3. Consider Data Automation:Collecting sustainability data can be a time-consuming process, but technology can help automate the process and make it more efficient. Use methods and tools that allow the company to collect, analyze, and report sustainability data in real-time. Such solutions can help the company identify trends, compare with industry peers, and track progress towards sustainability goals. However, it is important to ensure that all collected data is accurate and reliable.

To ensure that the right data is available, in the right format, of the right quality, and to the right person, it is necessary to start viewing data as something more valuable. Viewing data as a product means focusing on creating, refining, and providing data in a way that is useful and value-creating for sustainability work. This can help promote efficient use of data and increase commitment to driving sustainability initiatives.

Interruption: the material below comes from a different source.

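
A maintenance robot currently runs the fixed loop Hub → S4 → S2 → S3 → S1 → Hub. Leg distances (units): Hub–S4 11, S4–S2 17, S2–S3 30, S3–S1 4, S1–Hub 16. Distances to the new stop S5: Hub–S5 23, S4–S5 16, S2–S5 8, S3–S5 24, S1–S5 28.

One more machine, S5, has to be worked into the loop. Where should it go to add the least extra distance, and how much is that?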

A Responsive Leadership and Engaged Organization

Our survey has shown significant differences in how various sustainability initiatives are initiated and driven depending on the size of the company. An important insight from this is that not all sustainability initiatives need to be driven as projects; some can be driven in daily work. By driving both large and small sustainability initiatives in daily work and in projects, sustainability becomes something that permeates the entire company instead of being stuck in one department.

To achieve a breadth in the company’s sustainability work, it is important to ensure that sustainability is included at all levels of the company, not just at the management level. By including the sustainability issue in multiple forums at different levels, the company can integrate sustainability into daily work and, together with a responsive leadership, can thus achieve a responsive, inclusive, participatory, and representative sustainability work at all levels, which in turn can lead to greater engagement and more initiatives throughout the organization.

Strategy = Data Strategy = Sustainability Strategy

When sustainability or data is not integrated into the business strategy, there is a risk that it becomes something that is talked about but not acted upon. Our survey has made it clear that companies that succeed in integrating both data and sustainability into their business strategy are more successful in creating engagement and business cases with anchoring throughout the organization.

Addressing Challenges Through Small Steps and Big Leaps

Sustainability work in the food industry requires both specialized knowledge and a broad understanding of sustainability issues. It is necessary to integrate different perspectives and expertise to address the challenges and opportunities within the industry. Data management plays a central role. By collecting, analyzing, and using data in a strategic way, organizations can gain insights and fact-based knowledge to make informed decisions and drive progress towards sustainability goals. It is also clear that a conscious and integrated strategy for data management is required, where sustainability aspects are linked with the overall business strategy and organizational goals. With the help of an engaged organization where sustainability permeates the operation at all levels, sustainability initiatives can thrive and contribute to the business strategy.

A successful strategy for data management in the sustainability area requires continuous adaptation and optimization. It is important that the organization continuously evaluates and improves its data collection and analysis methods to ensure that they are relevant, reliable, and useful for driving sustainable development. By combining specialized knowledge, channeled commitment in the organization, strategic data management, and a holistic view of sustainability, the food industry can tackle its challenges and take advantage of the opportunities that sustainable development presents.